Le PDG controversé d'Uber, Travis Kalanick, se retire provisoirement de ses fonctions, une première étape pour le groupe qui tente de se réformer et promet de prendre une série de mesures pour améliorer son image.

«J'ai besoin de prendre du repos» en raison des «événements récents», a écrit mardi le patron d'Uber --en faisant référence au décès accidentel de sa mère le mois dernier -, dans un courriel aux salariés. Il n'a pas précisé la durée de ce congé.

Cette mise à l'écart était indirectement préconisée par le cabinet d'avocats chargé d'enquêter sur la réputation sulfureuse du groupe et dont les recommandations ont également été publiées mardi. Elles ont été approuvées par le groupe, a précisé Uber dans un communiqué.

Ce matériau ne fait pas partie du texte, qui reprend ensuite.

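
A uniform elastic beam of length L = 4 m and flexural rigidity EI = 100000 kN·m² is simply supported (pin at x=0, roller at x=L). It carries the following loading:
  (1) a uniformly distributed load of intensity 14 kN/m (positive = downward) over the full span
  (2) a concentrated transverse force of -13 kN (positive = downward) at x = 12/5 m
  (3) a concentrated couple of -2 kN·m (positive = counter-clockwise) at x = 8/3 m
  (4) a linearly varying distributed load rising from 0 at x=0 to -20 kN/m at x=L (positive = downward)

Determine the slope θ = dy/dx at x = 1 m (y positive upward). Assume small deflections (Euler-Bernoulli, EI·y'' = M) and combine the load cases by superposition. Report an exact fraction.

θ(1) = 22057/900000000 rad

Load 1 — uniform load w=14 kN/m over full span:
  θ_1 = -w(L³-6Lx²+4x³)/(24EI) = -14·(4³-6·4·1²+4·1³)/(24·100000) = -77/300000 rad
Load 2 — point force P=-13 kN at a=12/5 m (b=L-a=8/5):
  θ_2 = -Pb(L²-b²-3x²)/(6LEI)  [x≤a] = -(-13)·(8/5)·(4²-(8/5)²-3·1²)/(6·4·100000) = 1131/12500000 rad
Load 3 — applied couple M₀=-2 kN·m at a=8/3 m (b=L-a=4/3):
  θ_3 = (M₀x²/(2L)+C₁)/EI  [x≤a] with C₁=M₀(3b²-L²)/(6L)=8/9 = ((-2)·1²/(2·4)+(8/9))/100000 = 23/3600000 rad
Load 4 — triangular load w₀=-20 kN/m (0→w₀ over full span):
  θ_4 = -w₀(7L⁴-30L²x²+15x⁴)/(360LEI) = -(-20)·(7·4⁴-30·4²·1²+15·1⁴)/(360·4·100000) = 1327/7200000 rad
Superposition: θ = Σ θ_i = 22057/900000000 rad ≈ 0.000025 rad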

Ce document incitait Uber à «revoir» les responsabilités de son patron notamment en réfléchissant à celles qui pourraient «être partagées» ou «confiées à d'autres».

M. Kalanick restera néanmoins «disponible» en cas de décisions importantes, a-t-il indiqué dans son email, ajoutant vouloir «réfléchir» et «travailler sur lui-même» pour devenir le patron dont le groupe «a besoin» et reconstituer une équipe dirigeante.

«Il y a évidemment beaucoup de choses dont on peut être fiers mais aussi beaucoup de choses à améliorer», a poursuivi le patron du service de location de voitures avec chauffeur.

Premier accroc aux bonnes résolutions du groupe: un membre du conseil d'administration, l'homme d'affaires David Bonderman, s'est fendu d'une blague sexiste au beau milieu de la réunion de mardi, précisément consacrée aux conclusions de l'enquête interne, selon le Washington Post.

Alors qu'Arianna Huffington - qui siège aussi au conseil - se félicitait du recrutement d'une autre femme (Wan Ling Martello, venant de chez Nestlé), M. Bonderman a répondu que «cela (allait) surtout entraîner davantage de bavardages», selon le quotidien.

Cet épisode, qui tombe au plus mauvais moment, lui valait mardi soir les foudres des internautes sur les réseaux sociaux.

Pratiques déplacées et brutales 

Le groupe fait face à des renvois et démissions en série depuis plusieurs mois sur fond d'accusations principalement de harcèlement ou de sexisme mais aussi de soupçons de vols de technologie. M. Kalanick, comme son bras droit Emil Michael qui a démissionné lundi, est accusé d'avoir personnellement encouragé des pratiques déplacées et brutales.

Après la démission d'une ingénieure affirmant avoir été victime de harcèlement sexuel, le groupe avait mandaté en février un cabinet d'avocats pour examiner les problèmes liés à «l'environnement du travail» et «plus généralement sur la diversité et l'inclusion (sociale) chez Uber».

Les avocats recommandent de reconstituer une équipe dirigeante, dont plusieurs postes sont vacants, et en particulier de trouver un vrai numéro deux.

Ils proposent aussi de renforcer les moyens de faire remonter les problèmes, notamment en renforçant la direction des ressources humaines ou en donnant davantage de pouvoirs et de visibilité au responsable des questions de diversité.

Le cabinet suggère aussi de «restructurer le conseil d'administration» pour accueillir des membres indépendants, et, de façon générale, d'améliorer les procédures «de contrôle interne». Il prône des «formations obligatoires» à la gestion et aux ressources humaines.

Uber va aussi devoir indiquer clairement à ses employés que certains comportements déplacés sont «interdits même s'ils ne sont pas illégaux», en appliquant le principe de la «tolérance zéro» en la matière.

Le groupe a promis dans un communiqué de «mettre en oeuvre ces recommandations», qui doivent permettre de «promouvoir l'équité et la responsabilité et d'établir des pratiques qui empêcheront de répéter les erreurs du passé».

Outre les problèmes de gouvernance, Uber doit aussi faire face à des soucis financiers. La valorisation du groupe non coté est estimée à plus de 70 milliards de dollars, sur la base de sa capacité de levée de fonds auprès des investisseurs. Mais pour l'analyste Trip Chowdry de Global Equities Research, une fourchette de «2 à 3 milliards» de dollars serait plus raisonnable.

Et Uber, créé en 2009, n'est toujours pas rentable. Les comptes du groupe, dont certains éléments ont été communiqués à la presse fin mai, font apparaître une perte de 708 millions de dollars pour les trois premiers mois de l'année, après un «trou» de 2,8 milliards de dollars l'an dernier.